In December 1917, Ułasaŭ took part in the First All-Belarusian Congress and in 1918, became a member of the Rada of the Belarusian Democratic Republic.

== In the Second Polish Republic ==
At the time of the conclusion of the Polish-Russian Treaty of Riga in 1920, Ułasaŭ lived in Radaškovičy, which ended up in the territory of the Second Polish Republic. He was repeatedly arrested by the Polish authorities for his Belarusian cultural and political activities. Later, in Radaškovičy, Ułasaŭ established a Belarusian gymnasium named after Francis Skaryna.

In 1921, he was one of the founders of the Association of Belarusian Schools – a public organisation that supported Belarusian education in Western Belarus.

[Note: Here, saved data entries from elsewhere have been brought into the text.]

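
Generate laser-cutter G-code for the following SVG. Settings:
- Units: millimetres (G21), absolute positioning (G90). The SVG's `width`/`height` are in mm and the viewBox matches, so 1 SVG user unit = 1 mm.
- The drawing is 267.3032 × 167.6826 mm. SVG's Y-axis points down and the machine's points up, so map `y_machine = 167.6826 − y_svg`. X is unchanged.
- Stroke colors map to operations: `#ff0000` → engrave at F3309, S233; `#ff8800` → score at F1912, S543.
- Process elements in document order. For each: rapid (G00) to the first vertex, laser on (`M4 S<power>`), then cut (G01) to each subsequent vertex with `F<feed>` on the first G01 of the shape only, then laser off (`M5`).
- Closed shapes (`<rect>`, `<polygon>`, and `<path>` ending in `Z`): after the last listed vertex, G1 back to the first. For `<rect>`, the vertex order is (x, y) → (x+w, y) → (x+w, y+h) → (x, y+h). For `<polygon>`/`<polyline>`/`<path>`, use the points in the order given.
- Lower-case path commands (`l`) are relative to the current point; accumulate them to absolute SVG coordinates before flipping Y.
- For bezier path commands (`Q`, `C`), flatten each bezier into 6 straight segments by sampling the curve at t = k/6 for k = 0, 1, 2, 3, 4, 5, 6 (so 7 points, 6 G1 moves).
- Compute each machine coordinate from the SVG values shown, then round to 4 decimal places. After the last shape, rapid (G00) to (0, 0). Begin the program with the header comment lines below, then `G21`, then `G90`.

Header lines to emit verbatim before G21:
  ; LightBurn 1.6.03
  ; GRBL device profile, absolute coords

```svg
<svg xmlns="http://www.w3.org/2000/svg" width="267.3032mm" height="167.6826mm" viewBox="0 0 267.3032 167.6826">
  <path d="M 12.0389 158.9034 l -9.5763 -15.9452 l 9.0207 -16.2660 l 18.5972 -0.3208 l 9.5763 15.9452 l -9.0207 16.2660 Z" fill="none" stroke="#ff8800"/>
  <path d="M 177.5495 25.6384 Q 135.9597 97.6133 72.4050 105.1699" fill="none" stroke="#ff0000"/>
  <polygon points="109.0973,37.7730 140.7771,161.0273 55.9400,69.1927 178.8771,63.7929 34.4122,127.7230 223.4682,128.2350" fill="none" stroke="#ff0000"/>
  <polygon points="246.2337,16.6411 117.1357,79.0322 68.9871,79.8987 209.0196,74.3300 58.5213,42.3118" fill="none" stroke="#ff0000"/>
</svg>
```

1 u = 1 mm; y_m = 167.6826 − y.

[1] `<path>` regular polygon, #ff8800→score S543 F1912: (12.0389,8.7792) → (2.4626,24.7244) → (11.4833,40.9904) → (30.0805,41.3112) → (39.6568,25.3660) → (30.6361,9.1000) → (12.0389,8.7792) (closed)

[2] `<path>` quadratic bezier, #ff0000→engrave S233 F3309: (177.5495,142.0442) → (163.0761,119.8420) → (147.3824,101.2185) → (130.4685,86.1739) → (112.3343,74.7080) → (92.9798,66.8210) → (72.4050,62.5127)

[3] `<polygon>` closed polygon, #ff0000→engrave S233 F3309: (109.0973,129.9096) → (140.7771,6.6553) → (55.9400,98.4899) → (178.8771,103.8897) → (34.4122,39.9596) → (223.4682,39.4476) → (109.0973,129.9096) (closed)

[4] `<polygon>` closed polygon, #ff0000→engrave S233 F3309: (246.2337,151.0415) → (117.1357,88.6504) → (68.9871,87.7839) → (209.0196,93.3526) → (58.5213,125.3708) → (246.2337,151.0415) (closed)

; LightBurn 1.6.03
; GRBL device profile, absolute coords
G21
G90
G00 X12.0389 Y8.7792
M4 S543
G01 X2.4626 Y24.7244 F1912
G01 X11.4833 Y40.9904
G01 X30.0805 Y41.3112
G01 X39.6568 Y25.3660
G01 X30.6361 Y9.1000
G01 X12.0389 Y8.7792
M5
G00 X177.5495 Y142.0442
M4 S233
G01 X163.0761 Y119.8420 F3309
G01 X147.3824 Y101.2185
G01 X130.4685 Y86.1739
G01 X112.3343 Y74.7080
G01 X92.9798 Y66.8210
G01 X72.4050 Y62.5127
M5
G00 X109.0973 Y129.9096
M4 S233
G01 X140.7771 Y6.6553 F3309
G01 X55.9400 Y98.4899
G01 X178.8771 Y103.8897
G01 X34.4122 Y39.9596
G01 X223.4682 Y39.4476
G01 X109.0973 Y129.9096
M5
G00 X246.2337 Y151.0415
M4 S233
G01 X117.1357 Y88.6504 F3309
G01 X68.9871 Y87.7839
G01 X209.0196 Y93.3526
G01 X58.5213 Y125.3708
G01 X246.2337 Y151.0415
M5
G00 X0.0000 Y0.0000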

In 1922–1927, Ułasaŭ was a senator in the Polish Senate elected from the list of national minorities. He took part in the work of the Belarusian Peasant-Worker Society.

== Arrest and death ==
After the partition of the Second Polish Republic between Nazi Germany and the Soviet Union, Ułasaŭ was arrested by the Soviet NKVD secret police and transported to Minsk.

In November 1940, he was sentenced to 5 years in the GULAG concentration camps for "espionage-provocateur activities".

In March 1941, he died either in prison in Russia, in the territory of the current Kemerovo region, or during transfer between places of detention.